= Michael F. Scholz =

German university professor in modern and contemporary history

Michael F. Scholz (born 13 September 1958 in Berlin) is a German university professor in modern and contemporary history, currently (2015) based in Sweden.

One of his research interests involves the insights available from comics and comic strips, especially in the field of propaganda, into popular culture and political history.

==Life==
Michael F.Scholz was born in East Berlin, slightly less than ten years after the Soviet occupation zone had given way to the Soviet sponsored German Democratic Republic (East Germany) in which he grew up and made his way until 1989/90. He studied History and Political sciences at the University of Greifswald, focusing especially on the culture and politics of northern Europe. He received his doctorate shortly before his 32nd birthday for a dissertation on the "Rostock Baltic Sea Festival Week in East German foreign Policy (1958-1975)" ("Rostocker Ostseewochen in der Aussenpolitik der DDR").

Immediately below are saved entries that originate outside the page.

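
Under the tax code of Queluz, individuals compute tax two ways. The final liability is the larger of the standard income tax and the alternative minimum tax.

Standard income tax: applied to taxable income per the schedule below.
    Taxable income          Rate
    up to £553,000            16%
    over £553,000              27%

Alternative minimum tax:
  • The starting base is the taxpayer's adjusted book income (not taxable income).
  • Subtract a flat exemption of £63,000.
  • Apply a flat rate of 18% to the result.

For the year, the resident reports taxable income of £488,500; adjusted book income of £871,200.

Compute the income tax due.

£145,476

Standard income tax:
  £488,500 × 16% = £78,160

Alternative minimum tax:
  Base (adjusted book income): £871,200
  Less exemption £63,000 → base £808,200
  £808,200 × 18% = £145,476

£145,476 > £78,160, so the alternative minimum tax is the binding amount.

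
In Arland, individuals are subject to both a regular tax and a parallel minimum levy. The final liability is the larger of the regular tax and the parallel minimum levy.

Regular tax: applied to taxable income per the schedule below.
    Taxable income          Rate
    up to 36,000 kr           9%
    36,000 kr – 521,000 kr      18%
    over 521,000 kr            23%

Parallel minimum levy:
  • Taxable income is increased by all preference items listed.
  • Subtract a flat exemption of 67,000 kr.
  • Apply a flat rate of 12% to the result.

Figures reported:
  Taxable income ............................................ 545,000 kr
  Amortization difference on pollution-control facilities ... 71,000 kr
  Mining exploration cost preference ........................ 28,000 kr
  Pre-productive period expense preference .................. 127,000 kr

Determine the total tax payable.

96,060 kr

Parallel minimum levy:
  Adjusted income: 545,000 kr + 71,000 kr + 28,000 kr + 127,000 kr = 771,000 kr
  Less exemption 67,000 kr → base 704,000 kr
  704,000 kr × 12% = 84,480 kr

Regular tax:
  36,000 kr × 9% = 3,240 kr
  485,000 kr × 18% = 87,300 kr
  24,000 kr × 23% = 5,520 kr
  → 96,060 kr

96,060 kr > 84,480 kr, so the regular tax governs.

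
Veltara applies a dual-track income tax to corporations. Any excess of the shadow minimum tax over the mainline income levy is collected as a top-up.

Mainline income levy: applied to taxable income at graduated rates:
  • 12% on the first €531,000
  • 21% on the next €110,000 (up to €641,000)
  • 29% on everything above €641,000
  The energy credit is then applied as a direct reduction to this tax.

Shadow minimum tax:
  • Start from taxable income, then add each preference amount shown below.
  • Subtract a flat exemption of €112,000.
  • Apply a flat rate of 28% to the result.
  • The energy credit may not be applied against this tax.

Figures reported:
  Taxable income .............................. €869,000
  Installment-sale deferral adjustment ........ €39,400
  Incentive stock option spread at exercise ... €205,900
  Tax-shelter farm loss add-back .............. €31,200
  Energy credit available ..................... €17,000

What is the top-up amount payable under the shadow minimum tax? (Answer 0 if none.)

€153,440

Shadow minimum tax:
  Adjusted income: €869,000 + €39,400 + €205,900 + €31,200 = €1,145,500
  Less exemption €112,000 → base €1,033,500
  €1,033,500 × 28% = €289,380

Mainline income levy:
  €531,000 × 12% = €63,720
  €110,000 × 21% = €23,100
  €228,000 × 29% = €66,120
  → €152,940
  Less energy credit €17,000 → €135,940

Excess of shadow minimum tax over mainline income levy: €289,380 − €135,940 = €153,440.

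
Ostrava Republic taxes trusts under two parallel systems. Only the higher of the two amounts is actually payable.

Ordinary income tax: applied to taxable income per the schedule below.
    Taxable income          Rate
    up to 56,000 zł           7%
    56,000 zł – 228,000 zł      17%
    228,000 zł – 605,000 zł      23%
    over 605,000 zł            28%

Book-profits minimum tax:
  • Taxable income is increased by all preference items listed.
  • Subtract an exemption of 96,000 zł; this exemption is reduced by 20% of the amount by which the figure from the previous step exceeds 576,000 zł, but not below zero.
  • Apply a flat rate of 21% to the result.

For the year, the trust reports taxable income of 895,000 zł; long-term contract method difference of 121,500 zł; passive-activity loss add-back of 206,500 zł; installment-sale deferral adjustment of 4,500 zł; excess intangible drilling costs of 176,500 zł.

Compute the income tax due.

Ordinary income tax:
  56,000 zł × 7% = 3,920 zł
  172,000 zł × 17% = 29,240 zł
  377,000 zł × 23% = 86,710 zł
  290,000 zł × 28% = 81,200 zł
  → 201,070 zł

Book-profits minimum tax:
  Adjusted income: 895,000 zł + 121,500 zł + 206,500 zł + 4,500 zł + 176,500 zł = 1,404,000 zł
  Exemption: 20% × (1,404,000 zł − 576,000 zł) = 165,600 zł ≥ 96,000 zł, so the exemption is fully phased out
  Base: 1,404,000 zł − 0 zł = 1,404,000 zł
  1,404,000 zł × 21% = 294,840 zł

294,840 zł > 201,070 zł, so the book-profits minimum tax is the binding amount.

294,840 zł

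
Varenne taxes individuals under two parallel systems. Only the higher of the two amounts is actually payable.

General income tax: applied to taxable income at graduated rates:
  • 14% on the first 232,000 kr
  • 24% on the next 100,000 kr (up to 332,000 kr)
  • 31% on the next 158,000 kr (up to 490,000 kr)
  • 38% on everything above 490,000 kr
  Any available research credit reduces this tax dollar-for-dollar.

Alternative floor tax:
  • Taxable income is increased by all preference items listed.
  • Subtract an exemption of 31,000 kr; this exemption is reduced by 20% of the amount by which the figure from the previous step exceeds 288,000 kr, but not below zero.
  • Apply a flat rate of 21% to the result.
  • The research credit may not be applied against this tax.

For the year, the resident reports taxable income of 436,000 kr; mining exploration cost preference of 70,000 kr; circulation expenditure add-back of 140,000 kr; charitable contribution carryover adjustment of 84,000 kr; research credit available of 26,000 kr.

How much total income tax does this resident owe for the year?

153,300 kr

General income tax:
  232,000 kr × 14% = 32,480 kr
  100,000 kr × 24% = 24,000 kr
  104,000 kr × 31% = 32,240 kr
  → 88,720 kr
  Less research credit 26,000 kr → 62,720 kr

Alternative floor tax:
  Adjusted income: 436,000 kr + 70,000 kr + 140,000 kr + 84,000 kr = 730,000 kr
  Exemption: 20% × (730,000 kr − 288,000 kr) = 88,400 kr ≥ 31,000 kr, so the exemption is fully phased out
  Base: 730,000 kr − 0 kr = 730,000 kr
  730,000 kr × 21% = 153,300 kr

153,300 kr > 62,720 kr, so the alternative floor tax is the binding amount.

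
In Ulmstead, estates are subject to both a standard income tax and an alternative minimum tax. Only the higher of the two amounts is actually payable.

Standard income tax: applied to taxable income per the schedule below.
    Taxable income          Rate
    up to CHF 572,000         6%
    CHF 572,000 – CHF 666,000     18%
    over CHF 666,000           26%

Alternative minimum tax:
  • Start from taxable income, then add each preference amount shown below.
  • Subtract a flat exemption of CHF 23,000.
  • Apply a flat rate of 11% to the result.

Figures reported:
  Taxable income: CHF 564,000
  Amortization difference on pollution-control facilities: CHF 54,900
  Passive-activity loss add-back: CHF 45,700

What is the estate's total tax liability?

Standard income tax:
  CHF 564,000 × 6% = CHF 33,840

Alternative minimum tax:
  Adjusted income: CHF 564,000 + CHF 54,900 + CHF 45,700 = CHF 664,600
  Less exemption CHF 23,000 → base CHF 641,600
  CHF 641,600 × 11% = CHF 70,576

CHF 70,576 > CHF 33,840, so the alternative minimum tax is the binding amount.

CHF 70,576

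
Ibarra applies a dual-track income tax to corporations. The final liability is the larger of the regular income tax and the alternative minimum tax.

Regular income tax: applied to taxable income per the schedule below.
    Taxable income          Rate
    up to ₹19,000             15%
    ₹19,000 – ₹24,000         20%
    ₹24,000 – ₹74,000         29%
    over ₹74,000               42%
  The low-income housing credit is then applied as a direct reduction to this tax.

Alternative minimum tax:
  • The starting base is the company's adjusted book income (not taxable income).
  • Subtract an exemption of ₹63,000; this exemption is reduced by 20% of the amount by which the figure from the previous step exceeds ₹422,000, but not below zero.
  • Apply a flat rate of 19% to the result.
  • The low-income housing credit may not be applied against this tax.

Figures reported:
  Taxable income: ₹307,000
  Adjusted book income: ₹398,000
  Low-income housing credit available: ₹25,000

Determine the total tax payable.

Alternative minimum tax:
  Base (adjusted book income): ₹398,000
  Exemption: ₹398,000 ≤ ₹422,000, so full ₹63,000 applies
  Base: ₹398,000 − ₹63,000 = ₹335,000
  ₹335,000 × 19% = ₹63,650

Regular income tax:
  ₹19,000 × 15% = ₹2,850
  ₹5,000 × 20% = ₹1,000
  ₹50,000 × 29% = ₹14,500
  ₹233,000 × 42% = ₹97,860
  → ₹116,210
  Less low-income housing credit ₹25,000 → ₹91,210

₹91,210 > ₹63,650, so the regular income tax governs.

₹91,210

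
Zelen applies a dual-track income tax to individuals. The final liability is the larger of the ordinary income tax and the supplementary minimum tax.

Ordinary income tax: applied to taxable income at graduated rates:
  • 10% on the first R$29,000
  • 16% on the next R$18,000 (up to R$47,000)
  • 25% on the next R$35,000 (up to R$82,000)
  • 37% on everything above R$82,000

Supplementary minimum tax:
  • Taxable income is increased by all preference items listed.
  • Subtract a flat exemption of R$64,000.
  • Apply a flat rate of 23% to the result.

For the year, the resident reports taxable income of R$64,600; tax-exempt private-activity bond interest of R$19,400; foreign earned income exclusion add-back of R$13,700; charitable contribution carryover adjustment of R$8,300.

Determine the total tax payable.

Ordinary income tax:
  R$29,000 × 10% = R$2,900
  R$18,000 × 16% = R$2,880
  R$17,600 × 25% = R$4,400
  → R$10,180

Supplementary minimum tax:
  Adjusted income: R$64,600 + R$19,400 + R$13,700 + R$8,300 = R$106,000
  Less exemption R$64,000 → base R$42,000
  R$42,000 × 23% = R$9,660

R$10,180 > R$9,660, so the ordinary income tax governs.

R$10,180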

Between 1986 and 1998 he was employed as a graduate research assistant at Greifswald. During this period Scholz came to public attention in connection with researches undertaken on the wartime career, as a German communist politician exiled in Sweden, of Herbert Wehner, known to a younger generation of West Germans as a high-profile senior SPD politician from the Willy Brandt era. According to the view of the matter presented by Der Spiegel, Stolz's researches disclosed that Wehner's break with Soviet sponsored communism had been a far more convoluted process than Wehner himself had publicly disclosed. Despite his Communist past, when Wehner arrived in Sweden he was suspected of being a Gestapo agent, as a result of which he faced arrest and robust interrogation by the Swedes. Scholz nevertheless felt able to exonerate Wehner of the persistent charge that under interrogation he had implicated fellow communists, insisting that he only every told his Swedish interrogators what they already knew.

Further academic advancement arrived in 1999 when Scholz received his habilitation from Greifswald for work dealing more generally with Communist exiles from Nazi Germany who had escaped to Sweden, and the way their experiences there had remained influential after they became "returnees" in what became East Germany.("Skandinavische Erfahrungen erwünscht? Nachexil und Remigration. Die ehemaligen KPD-Emigranten in Skandinavien und ihr weiteres Schicksal in der SBZ/DDR"). After this he briefly became a freelance lecturer on modern history. Shortly afterwards he relocated to Sweden, from November 2000 teaching at the island Gotland Academy (subsequently integrated to Uppsala University as "Campus Gotland"). In 2008 he was appointed to a professorship in Modern History at Gottland, where he has also been employed, since 2011, as a faculty co-ordinator.

==Output==
Scholz has published a number of pieces on the political and cultural history of East Germany, on the relations between the two Germanys before 1990, and on Scandinavian history. He has contributed the section on East Germany to updated editions of the (24 volume, venerable but periodically updated) "Gebhardt" Manual of German History.

One of several publications reflecting his long-standing interest in comics and comic strips as sources for political and cultural historians was "Schuldig ist schließlich jeder…, Comics in der DDR – Die Geschichte eines ungeliebten Mediums von 1945/49–1990" ("In the end, everyone is to blame..., Comics in East Germany – The history of an unloved medium 1945/49 – 1990"), produced jointly with others including, primarily, Gerd Lettkemann.